After 2 1/2 years in Warsaw, Poland, our family moved back to VA over the holidays. After a two glorious weeks in warm, sunny, Florida, we made our way back to chilly Virginia where an ice storm was expected in the coming days.

This moving back thing is actually harder than moving away. I had read this previously, but didn't quite understand why moving back to your own country would be so difficult. Visiting seemed so easy. I felt so at home. It also took place in Florida where I am a native and know most of the state like the back of my hand.

Now, we are back in Virginia where I am not a native and have not lived here for 6 years. It feels every bit as foreign as Warsaw did initially. This area has changed alot in 6 years. I am completely disoriented and my GPS, which I relied on in Warsaw, is not as up to date on the new roads in Virginia. I feel nauseated everytime I get into the car mostly because after that trip to and from FL I have no desire to be in a car.

Going to the store is as overwhelming as it was shopping in Warsaw for the first time. This time, the problem is choices (with price coming in a close second!). There are so many (in English) that I find myself overwhelmed. I long for forced choice! Everything looks different and I keep trying to turn on lights outside the doors instead of inside. I pull doors instead of pushing them. There is certainly some readjustment to be done. We stopped at Disney World for one day on our way back up here and I felt more at home there with all the foreigners speaking all their different languages than I do now.

Moving back home you receive no support other than from those arranging the delivery of your household effects and that takes forever. There is no housekeeper to clean my house or do my laundry or watch my 2 year old. A second job is required for those luxuries including preschool for that 2 year old which I am fervently working on as I write. You don't get a welcome home packet with crucial information like schools, doctors, vets, etc. Nor do you get your home and utilities provided and paid for by a third party. You are truly on your own now. Good luck and welcome home!

There are certainly lots of pluses to being back. The best by far is hearing English or Spanish spoken everywhere. Being able to access all those services I mentioned above without having to learn a new language or bringing an interpreter is a relief. Living abroad gives you a certainly love and appreciation for your home country that you would not otherwise have or understand.

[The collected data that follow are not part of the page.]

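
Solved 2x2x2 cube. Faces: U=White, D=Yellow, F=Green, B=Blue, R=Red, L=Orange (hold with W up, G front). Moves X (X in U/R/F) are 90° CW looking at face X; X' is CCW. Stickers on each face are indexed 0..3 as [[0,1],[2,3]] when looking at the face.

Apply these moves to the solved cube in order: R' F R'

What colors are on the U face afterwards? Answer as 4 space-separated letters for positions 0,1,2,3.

Answer: W Y O Y

Derivation:
After move 1 (R'): R=RRRR U=WBWB F=GWGW D=YGYG B=YBYB
After move 2 (F): F=GGWW U=WBOO R=WRBR D=RRYG L=OYOG
After move 3 (R'): R=RRWB U=WYOY F=GBWO D=RGYW B=GBRB
Query: U face = WYOY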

America is far from perfect and I am sure I could make a list of everything that is done better in Europe (focus on family, first and foremost). But I am so grateful to live in a country that has wide open roads, where I don't have to do mathematical equations to convert everything to the Metric system (although i think the entire world should have a uniform system), where the bureaucracy is not as overwhelming and where you can take care of much of that bureaucratic stuff on-line, where people stop at intersections (stop sign or not!), where you don't have to pay for your plastic bags or bag your own groceries or even leave a coin deposit for your shopping cart, where I don't have to weigh produce, where parking spaces are clearly marked and sidewalks are meant for walking (even if I feel urges to jump on that sidewalk from time to time), where people know what a parade is and where to stand for one, and even, as overwhelming as it all is right now, where there is variety in just about everything.

Yes, I think it is safe to say, I love being home!

1 comment:

Lucy Filet said...

I kept trying to turn those doggone lights on outside the doors too and so did Seth. My sister's bathroom is in a weird place in her den (the TV is against the wall and the bathroom door opens right next to the TV, so if you come out and everyone's watching TV it makes you feel like everyone's watching you) and Seth stood there for sometime trying to figure out how the heck to turn that light on.

And OH MY GOSH, the choices killed me. Eventually I would go to the store with a specific item in mind and just buy it and leave. I couldn't stand there and look, I just got overwhelmed and walked out with nothing.